The holiday season is back! Yes, the season where sales, and in-store and online purchases are at their highest. We do not think about the amount we spend, but rather how many people we have to buy gifts for, what they would like, where to get them, and also thinking “Hmm… maybe I would like that for myself, as well.”
Shopping nowadays is so easy. One can be shopping online for one thing, see something else, buy both, and the order would be able to come the next day. If someone shops at an actual store – although, who does that anymore? – and they see a pair of shoes they like, but it turns out they are not in stock, they are told that they can order them online and they can still arrive the next day.
The shopping does not stop.
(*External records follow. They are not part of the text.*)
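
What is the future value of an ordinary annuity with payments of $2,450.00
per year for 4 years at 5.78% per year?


Formula: FV = PMT * ((1+r)^n - 1) / r
Growth factor: (1 + 0.0578)^4 = 1.252029
Numerator: 1.252029 - 1 = 0.252029
FV = $2,450.00 * 0.252029 / 0.0578 = $10,682.87

$10,682.87


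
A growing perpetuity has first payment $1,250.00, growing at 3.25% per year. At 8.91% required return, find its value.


Formula: PV = C / (r - g)
Spread: r - g = 0.0891 - 0.0325 = 0.0566
Substituting: PV = $1,250.00 / 0.0566
PV = $22,084.81

$22,084.81


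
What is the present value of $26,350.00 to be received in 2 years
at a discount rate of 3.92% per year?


Formula: PV = FV / (1 + r)^n
Substituting: PV = $26,350.00 / (1 + 0.0392)^2
Discount factor: (1.0392)^2 = 1.079937
PV = $26,350.00 / 1.079937 = $24,399.58

$24,399.58


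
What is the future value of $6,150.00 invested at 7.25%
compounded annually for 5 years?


Formula: FV = P * (1 + r)^n
Substituting: FV = $6,150.00 * (1 + 0.0725)^5
Growth factor: (1.0725)^5 = 1.419013
FV = $6,150.00 * 1.419013 = $8,726.93

$8,726.93


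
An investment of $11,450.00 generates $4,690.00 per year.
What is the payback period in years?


Formula: Payback = investment / annual cash flow
Substituting: Payback = $11,450.00 / $4,690.00
Payback = 2.4414 years

2.4414 years


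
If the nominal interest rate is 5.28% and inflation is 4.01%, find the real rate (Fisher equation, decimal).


Formula: (1 + r_real) = (1 + r_nom) / (1 + inflation)
Substituting: (1 + r_real) = 1.0528 / 1.0401
(1 + r_real) = 1.01221
r_real = 1.01221 - 1 = 0.01221

0.01221


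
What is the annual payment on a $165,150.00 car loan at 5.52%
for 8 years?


Formula: PMT = PV * r / (1 - (1+r)^(-n))
Denominator: 1 - (1 + 0.0552)^(-8) = 0.349388
Numerator: $165,150.00 * 0.0552 = 9116.28
PMT = 9116.28 / 0.349388 = $26,092.10

$26,092.10


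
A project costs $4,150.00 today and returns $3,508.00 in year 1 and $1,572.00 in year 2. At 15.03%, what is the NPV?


Formula: NPV = C0 + C1/(1+r) + C2/(1+r)^2
Discount C1: $3,508.00 / (1 + 0.1503) = $3,049.64
Discount C2: $1,572.00 / (1 + 0.1503)^2 = $1,188.04
NPV = -$4,150.00 + $3,049.64 + $1,188.04 = $87.68

$87.68


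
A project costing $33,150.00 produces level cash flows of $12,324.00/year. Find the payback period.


Formula: Payback = investment / annual cash flow
Substituting: Payback = $33,150.00 / $12,324.00
Payback = 2.6899 years

2.6899 years


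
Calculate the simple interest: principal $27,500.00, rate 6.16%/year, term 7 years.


Formula: I = P * r * t
Substituting: I = $27,500.00 * 0.0616 * 7
Step: I = $27,500.00 * 0.4312
I = $11,858.00

$11,858.00


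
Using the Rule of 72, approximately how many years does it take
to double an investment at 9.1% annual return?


Formula: Years ≈ 72 / r
Substituting: Years ≈ 72 / 9.1
Years ≈ 7.9

7.9 years


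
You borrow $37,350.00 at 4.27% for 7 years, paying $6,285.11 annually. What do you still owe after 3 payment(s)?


Formula: Balance = PV*(1+r)^k - PMT*((1+r)^k - 1)/r
Growth: (1 + 0.0427)^3 = 1.133648
Accumulated factor: ((1+r)^k - 1)/r = 3.129923
Balance = $37,350.00 * 1.133648 - $6,285.11 * 3.129923
Balance = $22,669.83

$22,669.83


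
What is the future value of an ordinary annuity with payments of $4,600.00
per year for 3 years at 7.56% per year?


Formula: FV = PMT * ((1+r)^n - 1) / r
Growth factor: (1 + 0.0756)^3 = 1.244378
Numerator: 1.244378 - 1 = 0.244378
FV = $4,600.00 * 0.244378 / 0.0756 = $14,869.57

$14,869.57


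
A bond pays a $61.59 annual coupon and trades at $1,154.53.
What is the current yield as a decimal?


Formula: Current yield = annual coupon / price
Substituting: CY = $61.59 / $1,154.53
CY = 0.053346

0.053346


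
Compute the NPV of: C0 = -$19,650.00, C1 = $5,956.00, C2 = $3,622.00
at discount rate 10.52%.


Formula: NPV = C0 + C1/(1+r) + C2/(1+r)^2
Discount C1: $5,956.00 / (1 + 0.1052) = $5,389.07
Discount C2: $3,622.00 / (1 + 0.1052)^2 = $2,965.29
NPV = -$19,650.00 + $5,389.07 + $2,965.29 = -$11,295.64

-$11,295.64


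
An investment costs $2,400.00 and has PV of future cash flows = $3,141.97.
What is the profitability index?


Formula: PI = PV(cash flows) / initial investment
Substituting: PI = $3,141.97 / $2,400.00
PI = 1.3092

1.3092


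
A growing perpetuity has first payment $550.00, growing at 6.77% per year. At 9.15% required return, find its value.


Formula: PV = C / (r - g)
Spread: r - g = 0.0915 - 0.0677 = 0.0238
Substituting: PV = $550.00 / 0.0238
PV = $23,109.24

$23,109.24


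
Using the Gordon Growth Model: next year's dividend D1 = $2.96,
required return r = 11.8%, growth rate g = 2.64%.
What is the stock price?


Formula: P = D1 / (r - g)
Spread: r - g = 0.118 - 0.0264 = 0.0916
Substituting: P = $2.96 / 0.0916
P = $32.31

$32.31


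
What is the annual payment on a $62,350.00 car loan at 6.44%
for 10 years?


Formula: PMT = PV * r / (1 - (1+r)^(-n))
Denominator: 1 - (1 + 0.0644)^(-10) = 0.464263
Numerator: $62,350.00 * 0.0644 = 4015.34
PMT = 4015.34 / 0.464263 = $8,648.84

$8,648.84


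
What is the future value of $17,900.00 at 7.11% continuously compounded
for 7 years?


Formula: FV = P * e^(r*t)
Exponent: r*t = 0.0711 * 7 = 0.4977
e^(0.4977) = 1.644934
FV = $17,900.00 * 1.644934 = $29,444.31

$29,444.31


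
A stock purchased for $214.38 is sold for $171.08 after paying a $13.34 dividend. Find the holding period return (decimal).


Formula: HPR = (P1 - P0 + D) / P0
Gain: $171.08 - $214.38 + $13.34 = -$29.96
HPR = -$29.96 / $214.38 = -0.1398

-0.1398


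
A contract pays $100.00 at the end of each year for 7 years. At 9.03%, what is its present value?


Formula: PV = PMT * (1 - (1+r)^(-n)) / r
Discount factor: (1 + 0.0903)^(-7) = 0.545981
Bracket: 1 - 0.545981 = 0.454019
PV = $100.00 * 0.454019 / 0.0903 = $502.79

$502.79


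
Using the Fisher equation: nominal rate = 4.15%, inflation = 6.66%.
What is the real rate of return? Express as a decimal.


Formula: (1 + r_real) = (1 + r_nom) / (1 + inflation)
Substituting: (1 + r_real) = 1.0415 / 1.0666
(1 + r_real) = 0.976467
r_real = 0.976467 - 1 = -0.023533

-0.023533


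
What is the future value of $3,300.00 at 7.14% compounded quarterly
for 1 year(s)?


Formula: FV = P * (1 + r/m)^(m*t)
Period rate: r/m = 0.0714 / 4 = 0.01785
Total periods: m*t = 4 * 1 = 4
Growth factor: (1 + 0.01785)^4 = 1.073335
FV = $3,300.00 * 1.073335 = $3,542.00

$3,542.00


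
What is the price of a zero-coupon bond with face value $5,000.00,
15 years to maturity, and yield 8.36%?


Formula: Price = FV / (1 + r)^n
Substituting: Price = $5,000.00 / (1 + 0.0836)^15
Discount factor: (1.0836)^15 = 3.334532
Price = $5,000.00 / 3.334532 = $1,499.46

$1,499.46


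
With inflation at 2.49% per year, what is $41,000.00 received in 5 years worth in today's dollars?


Formula: Real value = nominal / (1 + inflation)^years
Price level: (1 + 0.0249)^5 = 1.130856
Real value = $41,000.00 / 1.130856 = $36,255.71

$36,255.71


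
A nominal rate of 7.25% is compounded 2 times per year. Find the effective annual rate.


Formula: EAR = (1 + r/m)^m - 1
Period rate: r/m = 0.0725 / 2 = 0.03625
Compounding: (1 + 0.03625)^2 = 1.073814
EAR = 1.073814 - 1 = 0.073814

0.073814


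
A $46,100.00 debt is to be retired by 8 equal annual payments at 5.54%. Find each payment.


Formula: PMT = PV * r / (1 - (1+r)^(-n))
Denominator: 1 - (1 + 0.0554)^(-8) = 0.350374
Numerator: $46,100.00 * 0.0554 = 2553.94
PMT = 2553.94 / 0.350374 = $7,289.18

$7,289.18


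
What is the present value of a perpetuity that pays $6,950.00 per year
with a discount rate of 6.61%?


Formula: PV = C / r
Substituting: PV = $6,950.00 / 0.0661
PV = $105,143.72

$105,143.72


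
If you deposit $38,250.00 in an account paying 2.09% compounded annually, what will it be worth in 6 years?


Formula: FV = P * (1 + r)^n
Substituting: FV = $38,250.00 * (1 + 0.0209)^6
Growth factor: (1.0209)^6 = 1.132138
FV = $38,250.00 * 1.132138 = $43,304.26

$43,304.26


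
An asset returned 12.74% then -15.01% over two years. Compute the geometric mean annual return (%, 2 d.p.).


Formula: Geometric mean = ((1+r1)*(1+r2))^(1/2) - 1
Product: (1 + 0.1274) * (1 + -0.1501) = 1.1274 * 0.8499 = 0.958177
Square root: 0.958177^0.5 = 0.978865
Geometric mean = 0.978865 - 1 = -0.021135
As percentage: -2.11%

-2.11%


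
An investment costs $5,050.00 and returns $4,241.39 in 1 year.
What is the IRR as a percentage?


Formula: IRR = C1/C0 - 1
Substituting: IRR = $4,241.39 / $5,050.00 - 1
Ratio: 0.839879 - 1 = -0.160121
IRR = -16.0121%

-16.0121%


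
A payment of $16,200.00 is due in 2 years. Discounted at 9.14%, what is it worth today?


Formula: PV = FV / (1 + r)^n
Substituting: PV = $16,200.00 / (1 + 0.0914)^2
Discount factor: (1.0914)^2 = 1.191154
PV = $16,200.00 / 1.191154 = $13,600.26

$13,600.26


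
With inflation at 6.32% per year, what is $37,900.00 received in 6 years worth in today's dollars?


Formula: Real value = nominal / (1 + inflation)^years
Price level: (1 + 0.0632)^6 = 1.444408
Real value = $37,900.00 / 1.444408 = $26,239.13

$26,239.13


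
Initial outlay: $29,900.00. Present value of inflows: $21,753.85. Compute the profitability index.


Formula: PI = PV(cash flows) / initial investment
Substituting: PI = $21,753.85 / $29,900.00
PI = 0.7276

0.7276


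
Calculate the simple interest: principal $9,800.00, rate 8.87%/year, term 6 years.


Formula: I = P * r * t
Substituting: I = $9,800.00 * 0.0887 * 6
Step: I = $9,800.00 * 0.5322
I = $5,215.56

$5,215.56


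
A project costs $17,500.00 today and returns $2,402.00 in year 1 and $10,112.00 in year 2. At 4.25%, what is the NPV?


Formula: NPV = C0 + C1/(1+r) + C2/(1+r)^2
Discount C1: $2,402.00 / (1 + 0.0425) = $2,304.08
Discount C2: $10,112.00 / (1 + 0.0425)^2 = $9,304.33
NPV = -$17,500.00 + $2,304.08 + $9,304.33 = -$5,891.60

-$5,891.60


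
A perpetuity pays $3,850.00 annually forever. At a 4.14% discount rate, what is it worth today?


Formula: PV = C / r
Substituting: PV = $3,850.00 / 0.0414
PV = $92,995.17

$92,995.17


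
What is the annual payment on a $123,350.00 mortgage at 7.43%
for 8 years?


Formula: PMT = PV * r / (1 - (1+r)^(-n))
Denominator: 1 - (1 + 0.0743)^(-8) = 0.436368
Numerator: $123,350.00 * 0.0743 = 9164.905
PMT = 9164.905 / 0.436368 = $21,002.68

$21,002.68


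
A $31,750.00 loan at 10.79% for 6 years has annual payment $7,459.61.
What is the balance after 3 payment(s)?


Formula: Balance = PV*(1+r)^k - PMT*((1+r)^k - 1)/r
Growth: (1 + 0.1079)^3 = 1.359883
Accumulated factor: ((1+r)^k - 1)/r = 3.335342
Balance = $31,750.00 * 1.359883 - $7,459.61 * 3.335342
Balance = $18,295.95

$18,295.95


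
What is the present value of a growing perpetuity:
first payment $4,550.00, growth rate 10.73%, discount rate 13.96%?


Formula: PV = C / (r - g)
Spread: r - g = 0.1396 - 0.1073 = 0.0323
Substituting: PV = $4,550.00 / 0.0323
PV = $140,866.87

$140,866.87


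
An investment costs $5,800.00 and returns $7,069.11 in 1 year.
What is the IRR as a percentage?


Formula: IRR = C1/C0 - 1
Substituting: IRR = $7,069.11 / $5,800.00 - 1
Ratio: 1.218812 - 1 = 0.218812
IRR = 21.8812%

21.8812%


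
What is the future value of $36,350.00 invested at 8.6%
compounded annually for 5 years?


Formula: FV = P * (1 + r)^n
Substituting: FV = $36,350.00 * (1 + 0.086)^5
Growth factor: (1.086)^5 = 1.510599
FV = $36,350.00 * 1.510599 = $54,910.27

$54,910.27


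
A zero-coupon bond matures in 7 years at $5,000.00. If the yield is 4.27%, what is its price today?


Formula: Price = FV / (1 + r)^n
Substituting: Price = $5,000.00 / (1 + 0.0427)^7
Discount factor: (1.0427)^7 = 1.340033
Price = $5,000.00 / 1.340033 = $3,731.25

$3,731.25


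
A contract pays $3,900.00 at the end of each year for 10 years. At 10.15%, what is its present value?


Formula: PV = PMT * (1 - (1+r)^(-n)) / r
Discount factor: (1 + 0.1015)^(-10) = 0.380325
Bracket: 1 - 0.380325 = 0.619675
PV = $3,900.00 * 0.619675 / 0.1015 = $23,810.17

$23,810.17


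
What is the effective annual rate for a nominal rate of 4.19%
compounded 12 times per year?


Formula: EAR = (1 + r/m)^m - 1
Period rate: r/m = 0.0419 / 12 = 0.003492
Compounding: (1 + 0.003492)^12 = 1.042714
EAR = 1.042714 - 1 = 0.042714

0.042714


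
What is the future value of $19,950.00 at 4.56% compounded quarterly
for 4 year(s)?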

We think to ourselves, “Well, why not get this as well?” It is done without much second thought.
Considering that Black Friday is coming around, the time of year where everyone pushes and shoves each other to get things 50% off, and consumers will be spending a lot more than usual.
It is also no mystery as to why Black Friday is when it is: it is close to holidays, like American Thanksgiving, and Christmas. Consumerism is, therefore, at its peak during this season. People’s demands are numerous; they are infinite.
This mode of consumption leads to consumers buying in bulk, buying what they do not need, as well as buying a lot more for others. When one used to receive one or two gifts, nowadays, they receive three or four. This is because our spending has increased about 20% since the year 2000, as stated by The Atlantic.
It is important for us to realize that, although we are governed by such structure, where our lives are influenced by media, friends and family, we still have our agency. We have the choice to minimize our spending, to say everyone gets one gift, to not fall into the trap of consumerism.